Mahathir Mohamad, the 92-year-old who triumphed over scandal-plagued Najib Razak in elections earlier this month, has made it a priority to cut the national debt and pledged to review major projects agreed by the previous government.
Work on the 55 billion ringgit ($13.82 billion) East Coast Rail Link–the largest such project in the country and a major part of Beijing’s Belt and Road infrastructure push–started last year.
The project was planned to stretch 688 kilometers (430 miles) connecting the South China Sea at the Thai border in the east with the strategic shipping routes of the Straits of Malacca in the west.
“We are renegotiating the terms,” Mahathir told the financial newspaper The Edge. “The terms are very damaging to our economy.”
The project is being built by China Communications Construction Co Ltd, and is being mainly financed by a loan from China Exim Bank.
Mahathir also questioned the need for the project in the first place.
“He (Najib) knew very well that the ECRL, for example, is not something we could afford.

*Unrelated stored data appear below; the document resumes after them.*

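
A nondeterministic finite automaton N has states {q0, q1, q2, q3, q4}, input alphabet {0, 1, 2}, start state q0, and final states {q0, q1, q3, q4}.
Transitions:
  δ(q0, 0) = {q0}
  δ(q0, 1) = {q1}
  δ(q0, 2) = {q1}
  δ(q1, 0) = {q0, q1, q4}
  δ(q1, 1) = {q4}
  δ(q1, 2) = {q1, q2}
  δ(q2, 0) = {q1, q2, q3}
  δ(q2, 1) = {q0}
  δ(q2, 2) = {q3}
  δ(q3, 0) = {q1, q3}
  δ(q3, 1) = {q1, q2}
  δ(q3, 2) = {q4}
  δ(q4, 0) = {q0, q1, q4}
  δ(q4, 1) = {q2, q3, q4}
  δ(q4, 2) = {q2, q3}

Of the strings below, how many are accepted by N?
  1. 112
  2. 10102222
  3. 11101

112: accepted
10102222: accepted
11101: accepted

3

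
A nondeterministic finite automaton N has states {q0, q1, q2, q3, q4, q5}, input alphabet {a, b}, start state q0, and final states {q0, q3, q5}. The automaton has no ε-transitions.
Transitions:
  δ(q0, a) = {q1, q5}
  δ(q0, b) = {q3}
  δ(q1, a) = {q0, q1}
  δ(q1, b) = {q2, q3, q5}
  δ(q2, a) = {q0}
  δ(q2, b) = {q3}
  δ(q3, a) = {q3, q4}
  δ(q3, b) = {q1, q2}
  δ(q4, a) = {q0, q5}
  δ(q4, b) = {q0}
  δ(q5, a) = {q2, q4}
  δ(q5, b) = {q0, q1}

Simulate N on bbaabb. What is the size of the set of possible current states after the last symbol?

Start: {q0}
read b: {q3}
read b: {q1, q2}
read a: {q0, q1}
read a: {q0, q1, q5}
read b: {q0, q1, q2, q3, q5}
read b: {q0, q1, q2, q3, q5}
Final reachable set {q0, q1, q2, q3, q5} has 5 states.

5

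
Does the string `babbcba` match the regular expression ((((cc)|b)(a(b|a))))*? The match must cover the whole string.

babbcba cannot be split into zero or more pieces each matching (((cc)|b)(a(b|a))).

no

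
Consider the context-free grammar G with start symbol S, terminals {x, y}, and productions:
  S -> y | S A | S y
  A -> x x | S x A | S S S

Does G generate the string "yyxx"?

S ⇒ SA ⇒ SyA ⇒ yyA ⇒ yyxx

yes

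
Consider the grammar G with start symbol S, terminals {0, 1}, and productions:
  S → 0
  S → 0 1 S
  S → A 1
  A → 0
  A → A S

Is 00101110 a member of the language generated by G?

no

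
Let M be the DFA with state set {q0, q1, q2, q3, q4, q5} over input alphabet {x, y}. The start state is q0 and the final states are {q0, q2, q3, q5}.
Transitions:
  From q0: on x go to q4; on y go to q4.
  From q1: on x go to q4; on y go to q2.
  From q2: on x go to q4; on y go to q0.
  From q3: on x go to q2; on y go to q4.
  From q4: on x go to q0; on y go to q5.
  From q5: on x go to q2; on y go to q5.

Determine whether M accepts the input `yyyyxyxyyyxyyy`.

accepted

q0 --y--> q4
q4 --y--> q5
q5 --y--> q5
q5 --y--> q5
q5 --x--> q2
q2 --y--> q0
q0 --x--> q4
q4 --y--> q5
q5 --y--> q5
q5 --y--> q5
q5 --x--> q2
q2 --y--> q0
q0 --y--> q4
q4 --y--> q5
End in state q5, which is an accepting state.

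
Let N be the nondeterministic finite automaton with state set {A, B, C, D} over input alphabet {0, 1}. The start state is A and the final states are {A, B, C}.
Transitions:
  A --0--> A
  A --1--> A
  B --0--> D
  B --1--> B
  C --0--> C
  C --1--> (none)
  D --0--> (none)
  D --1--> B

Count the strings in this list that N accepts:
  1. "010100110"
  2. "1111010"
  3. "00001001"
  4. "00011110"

"010100110": accepted
"1111010": accepted
"00001001": accepted
"00011110": accepted

4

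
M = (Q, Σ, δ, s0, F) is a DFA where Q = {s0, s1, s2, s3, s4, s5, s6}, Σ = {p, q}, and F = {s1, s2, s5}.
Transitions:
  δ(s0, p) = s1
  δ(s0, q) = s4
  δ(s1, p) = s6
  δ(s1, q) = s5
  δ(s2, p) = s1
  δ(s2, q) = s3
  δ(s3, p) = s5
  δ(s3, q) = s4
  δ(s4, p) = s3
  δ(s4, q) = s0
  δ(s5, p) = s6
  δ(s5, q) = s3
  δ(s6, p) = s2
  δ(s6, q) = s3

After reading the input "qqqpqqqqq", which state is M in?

s4

s0 --q--> s4
s4 --q--> s0
s0 --q--> s4
s4 --p--> s3
s3 --q--> s4
s4 --q--> s0
s0 --q--> s4
s4 --q--> s0
s0 --q--> s4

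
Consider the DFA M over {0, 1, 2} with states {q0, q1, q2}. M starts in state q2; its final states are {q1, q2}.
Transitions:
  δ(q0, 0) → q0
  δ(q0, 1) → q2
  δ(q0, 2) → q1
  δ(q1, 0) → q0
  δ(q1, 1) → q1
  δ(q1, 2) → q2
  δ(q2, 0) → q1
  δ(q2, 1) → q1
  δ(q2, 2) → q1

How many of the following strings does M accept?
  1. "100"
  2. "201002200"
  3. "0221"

"100": rejected
"201002200": rejected
"0221": accepted

1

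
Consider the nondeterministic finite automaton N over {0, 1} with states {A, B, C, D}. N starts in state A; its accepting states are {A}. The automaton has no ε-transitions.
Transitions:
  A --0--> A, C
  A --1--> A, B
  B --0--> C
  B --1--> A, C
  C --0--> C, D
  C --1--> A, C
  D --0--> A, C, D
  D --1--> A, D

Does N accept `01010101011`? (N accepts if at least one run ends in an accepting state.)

Start: {A}
read 0: {A, C}
read 1: {A, B, C}
read 0: {A, C, D}
read 1: {A, B, C, D}
read 0: {A, C, D}
read 1: {A, B, C, D}
read 0: {A, C, D}
read 1: {A, B, C, D}
read 0: {A, C, D}
read 1: {A, B, C, D}
read 1: {A, B, C, D}
Reachable ∩ accepting = {A} — nonempty.

accepted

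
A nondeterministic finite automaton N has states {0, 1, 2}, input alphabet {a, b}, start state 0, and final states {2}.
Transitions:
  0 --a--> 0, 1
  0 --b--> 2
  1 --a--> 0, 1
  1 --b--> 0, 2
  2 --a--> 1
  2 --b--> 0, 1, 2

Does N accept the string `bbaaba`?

Start: {0}
read b: {2}
read b: {0, 1, 2}
read a: {0, 1}
read a: {0, 1}
read b: {0, 2}
read a: {0, 1}
Reachable ∩ accepting = {} — empty.

rejected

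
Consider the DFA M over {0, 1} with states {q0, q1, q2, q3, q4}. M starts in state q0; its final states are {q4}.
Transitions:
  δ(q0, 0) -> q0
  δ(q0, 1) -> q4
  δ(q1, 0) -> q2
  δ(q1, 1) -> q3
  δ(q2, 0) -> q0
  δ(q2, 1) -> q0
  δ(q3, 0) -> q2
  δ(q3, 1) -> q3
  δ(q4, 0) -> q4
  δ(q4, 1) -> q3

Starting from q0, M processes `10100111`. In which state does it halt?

q3

q0 --1--> q4
q4 --0--> q4
q4 --1--> q3
q3 --0--> q2
q2 --0--> q0
q0 --1--> q4
q4 --1--> q3
q3 --1--> q3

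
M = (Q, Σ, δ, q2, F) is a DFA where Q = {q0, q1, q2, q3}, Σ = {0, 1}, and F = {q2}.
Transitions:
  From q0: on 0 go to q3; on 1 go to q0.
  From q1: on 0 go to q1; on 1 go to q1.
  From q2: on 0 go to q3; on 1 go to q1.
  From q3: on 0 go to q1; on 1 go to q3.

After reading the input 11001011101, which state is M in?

q2 --1--> q1
q1 --1--> q1
q1 --0--> q1
q1 --0--> q1
q1 --1--> q1
q1 --0--> q1
q1 --1--> q1
q1 --1--> q1
q1 --1--> q1
q1 --0--> q1
q1 --1--> q1

q1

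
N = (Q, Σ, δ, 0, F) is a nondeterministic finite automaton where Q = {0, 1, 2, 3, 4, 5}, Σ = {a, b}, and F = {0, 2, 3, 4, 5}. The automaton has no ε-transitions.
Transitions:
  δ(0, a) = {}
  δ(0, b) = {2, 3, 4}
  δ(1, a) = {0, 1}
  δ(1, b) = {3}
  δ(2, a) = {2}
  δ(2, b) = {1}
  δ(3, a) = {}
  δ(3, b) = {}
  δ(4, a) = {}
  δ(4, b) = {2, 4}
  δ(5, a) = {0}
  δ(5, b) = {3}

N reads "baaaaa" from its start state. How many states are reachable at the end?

1

Start: {0}
read b: {2, 3, 4}
read a: {2}
read a: {2}
read a: {2}
read a: {2}
read a: {2}
Final reachable set {2} has 1 state.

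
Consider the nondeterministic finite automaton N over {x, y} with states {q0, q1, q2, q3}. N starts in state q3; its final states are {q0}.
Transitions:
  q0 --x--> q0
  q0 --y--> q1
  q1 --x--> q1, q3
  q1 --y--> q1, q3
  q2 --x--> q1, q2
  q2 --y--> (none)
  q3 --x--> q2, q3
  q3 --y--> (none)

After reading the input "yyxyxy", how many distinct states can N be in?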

It is not going to serve any purpose, it is not going to give us any returns,” said Mahathir.
Addressing the need to reduce the national debt and liabilities–which the government puts at around one trillion ringgit ($251.32 billion) or 80 percent of its GDP–Mahathir said “at one go we can reduce it by 200 billion ringgit ($50.26 billion) by doing away with all these huge projects”.
Mahathir said Malaysia is also going to look into how it can reduce the cost of any potential exit from a deal with Singapore for a high-speed rail (HSR) to link its capital Kuala Lumpur with the city-state, said Mahathir.
The project, valued by analysts at about $17 billion, is currently out for tender and is scheduled to be completed by 2026.
“The terms of the agreement (for the HSR) are such that if we decide to drop the project, it will cost us a lot of money,” said Mahathir.
“So we are going to find out how we can reduce the amount of money we have to pay for breaking the agreement.”